I confess, I still pray even though, God knows, I am a deconvert. I admit when I pray that I don't know who I am praying to, just acknowledging something . I am still convinced that things happen when I pray, and it's usually pretty fast. As a matter of fact, my prayers seem more 'effectual' since I deconverted. I don't pray for stuff like people getting "saved," I don't know of any such thing. It's usually personal. I wonder if we are all connected on some level, some other plane, and prayer might effect that? Some "higher self?" "God?" I don't claim to know, I just cannot escape that stuff happens when I pray, so I don't rule it out as something to do. I'll be darned if I understand it though.
Paul, my wife still prays, and I occassionally join her just for the sense and sake of unity in our thought. If she is praying for something like the safety and welfare of her family (who lives about 7500 miles away from us), I sometimes join in, just as a chance for me to personally focus on something or someone that I care a great deal about. She does believe that God hears and answers her prayers, and I do not, but she understands what I am doing and she is ok with that.
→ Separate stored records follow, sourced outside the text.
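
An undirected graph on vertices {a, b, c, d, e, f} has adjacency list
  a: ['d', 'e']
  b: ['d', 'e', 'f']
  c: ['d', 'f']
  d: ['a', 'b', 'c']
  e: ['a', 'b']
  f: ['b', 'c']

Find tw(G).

A width-2 tree decomposition is:
Bags: B1 = {c, d, f}  B2 = {b, d, f}  B3 = {a, b, d}  B4 = {a, b, e}
Tree: B1–B2, B2–B3, B3–B4
The largest bag has 3 vertices, giving width 2; this decomposition certifies tw(G) ≤ 2. Since c–f–b–d–c is a cycle in G, G is not acyclic. Forests are exactly the graphs of treewidth ≤ 1, so tw(G) ≥ 2. Combining the bounds, tw(G) = 2.

2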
ReplyDeleteI have sometimes written on these Internet blogs of my experiences when out running in the desert with my dogs - when I am finished, I sometimes feel overwhelmed with gratitude that I am physically able to accomplish that long and difficult run - and feel the great need to thank *something*. And sometimes I do - even though I know nothing is listening except the Wind who whistles through the sagebrush.
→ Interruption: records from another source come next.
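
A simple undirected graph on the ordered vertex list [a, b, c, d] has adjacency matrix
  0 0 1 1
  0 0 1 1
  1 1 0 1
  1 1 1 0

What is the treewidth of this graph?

2

A width-2 tree decomposition is:
Bags: B1 = {a, c, d}  B2 = {b, c, d}
Tree: B1–B2
Every bag has size at most 3, so the width is 3 − 1 = 2 and tw(G) ≤ 2. For the lower bound, the 3 vertices {a, c, d} are pairwise adjacent, and any tree decomposition puts a clique entirely inside one bag — forcing width ≥ 2. The upper and lower bounds meet at 2, so that is the treewidth.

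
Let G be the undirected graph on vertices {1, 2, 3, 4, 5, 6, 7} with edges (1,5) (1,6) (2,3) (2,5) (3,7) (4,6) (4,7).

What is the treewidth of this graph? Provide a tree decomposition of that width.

Treewidth 2.
One optimal decomposition is:
Bags: B1 = {1, 2, 5}  B2 = {1, 2, 6}  B3 = {2, 4, 6}  B4 = {2, 4, 7}  B5 = {2, 3, 7}
Tree: B1–B2, B2–B3, B3–B4, B4–B5

Every bag has size at most 3, so the width is 3 − 1 = 2 and tw(G) ≤ 2. For the lower bound, G contains the cycle 2–5–1–6–4–7–3–2, so G is not a forest; only forests have treewidth ≤ 1, hence tw(G) ≥ 2. The upper and lower bounds meet at 2, so that is the treewidth.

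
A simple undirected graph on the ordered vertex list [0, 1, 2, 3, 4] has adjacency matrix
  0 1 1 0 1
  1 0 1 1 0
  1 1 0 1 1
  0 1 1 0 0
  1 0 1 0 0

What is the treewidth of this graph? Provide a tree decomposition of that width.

Treewidth 2.
One such decomposition:
Bags: B1 = {0, 1, 2}  B2 = {1, 2, 3}  B3 = {0, 2, 4}
Tree: B1–B2, B1–B3

The largest bag has 3 vertices, giving width 2; this decomposition certifies tw(G) ≤ 2. Conversely, {0, 1, 2} is a clique of size 3, and the vertices of any clique must share a bag in every tree decomposition; so some bag has ≥ 3 vertices and tw(G) ≥ 2. Therefore the treewidth is 2.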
Even for a de-convert, I do not think it is all so strange to occassionlly pray. Either that, or I am just really out of touch with what a real de-convert *should* be thinking ;)
DagoodS:
ReplyDelete"That has to be among the top 5 creepiest things I have EVER seen!"
Maybe just the fact that it is virtual is what makes it so creepy for me. There are CGI flowers growing and CGI butterflies dancing about - for what purpose? Certainly not to impress God with the programmer's skills...? To put the prayerful Christian at ease I guess?
As I already mentioned to Paul, my wife sometimes prays, and sometimes she goes to a local Catholic shrine to light some candles and concentrate on the Saints. No, I don't believe in the 'Power of Prayer', but I understand her devotion. Maybe I find the website so creepy because I see it as a cheap surrogate for real devotion that would really churn my stomach if I were still a Christian.
Who needs to go all the way to the shrine to pray for your loved ones and concentrate on being a better person when you can just type www.godtube.com/prayerwall/ in your browser and light devotional candels simply by clicking on them...?
I was raised Catholic and then "non-denominational" (so I was a Catholic re-born again twice). My deconversion began when I started asking questions no one could answer, like about free will and omniscience or about omniscience and prayer. As far as prayer went, I never understood why anyone prayed--for anything--if God was omniscient. Seemed like an ego-stroking, comfort-inducing endeavor more than anything else, which indicated a lack of faith, at least to me.
ReplyDeleteBTW, my Website is www.kellygorski.com. (I can't add that to the comment identity box.)